Much of it consists of bonds purchased more than 15 years ago, with yields as high as 8 per cent and maturities staggered from 2008 to 2036. As these bonds mature in today's environment of extremely low interest rates, he is rolling the cash into annuities instead of bonds. Although ownership of the capital is transferred to the annuity provider (and cannot be passed on to Mr. Lespérance's heirs), the benefits for him make up for this sacrifice.
For one thing, the monthly income received from each dollar invested is materially higher than for bonds. For another, retirees without company pension plans can be relieved of the worry they may outlive their savings because annuity payments continue for as long as the annuitant lives. This contrasts with a bond-and-stock portfolio, where withdrawals for retirement living can exhaust capital too soon.
The core of his equity allocation consists of index funds diversified over domestic and foreign markets. In his Me and My Money profile of 2008, the funds tracked stocks weighted by market capitalization.
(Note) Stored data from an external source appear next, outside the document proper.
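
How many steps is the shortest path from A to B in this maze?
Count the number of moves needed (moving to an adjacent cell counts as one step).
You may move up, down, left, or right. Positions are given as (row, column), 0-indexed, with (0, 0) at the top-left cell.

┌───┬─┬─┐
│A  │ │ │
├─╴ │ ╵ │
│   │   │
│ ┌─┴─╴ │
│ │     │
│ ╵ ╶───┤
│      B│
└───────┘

Using BFS to find shortest path:
Start: (0, 0), End: (3, 3)
Path found:
(0,0) → (0,1) → (1,1) → (1,0) → (2,0) → (3,0) → (3,1) → (3,2) → (3,3)
Number of steps: 8

Solution:

┌───┬─┬─┐
│A ↓│ │ │
├─╴ │ ╵ │
│↓ ↲│   │
│ ┌─┴─╴ │
│↓│     │
│ ╵ ╶───┤
│↳ → → B│
└───────┘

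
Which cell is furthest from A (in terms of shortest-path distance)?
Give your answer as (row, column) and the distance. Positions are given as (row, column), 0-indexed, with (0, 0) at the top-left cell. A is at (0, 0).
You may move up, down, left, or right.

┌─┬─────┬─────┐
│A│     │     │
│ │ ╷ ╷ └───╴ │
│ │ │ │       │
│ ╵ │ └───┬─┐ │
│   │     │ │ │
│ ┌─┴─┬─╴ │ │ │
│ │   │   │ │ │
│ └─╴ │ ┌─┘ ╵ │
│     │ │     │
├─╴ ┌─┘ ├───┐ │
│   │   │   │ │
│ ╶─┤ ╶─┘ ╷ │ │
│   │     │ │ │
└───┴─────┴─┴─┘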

He uses index funds focused on low-volatility and fundamental factors that "promise long-term outperformance for the very patient investor."
The inspiration for the switch came from The Missing Risk Premium by Eric Falkenstein and The Fundamental Index by Robert Arnott et al. His holdings include the PowerShares FTSE RAFI Canadian Equity, BMO Low Volatility Canadian Equity and PowerShares FTSE RAFI U.S. 1000 ETFs.
In 2008, Mr. Lespérance avoided individual stocks. Now, he owns more than a dozen large-cap stocks. He got the confidence to buy them as a result of his experience writing the How to Invest Online blog that he started seven years ago.
Buying annuities gave him "the peace of mind and solid income base to go with an equity-laden portfolio that can give inflation-beating returns – which no fixed-income [investment] is able to offer these days."
"It was failing to take advantage of the opportunity to rebalance from fixed income to equities during the 2008 financial crisis," he says.
"Keep things simple and use basic products that anyone can understand – for example, low-fee funds, GICs and simple annuities."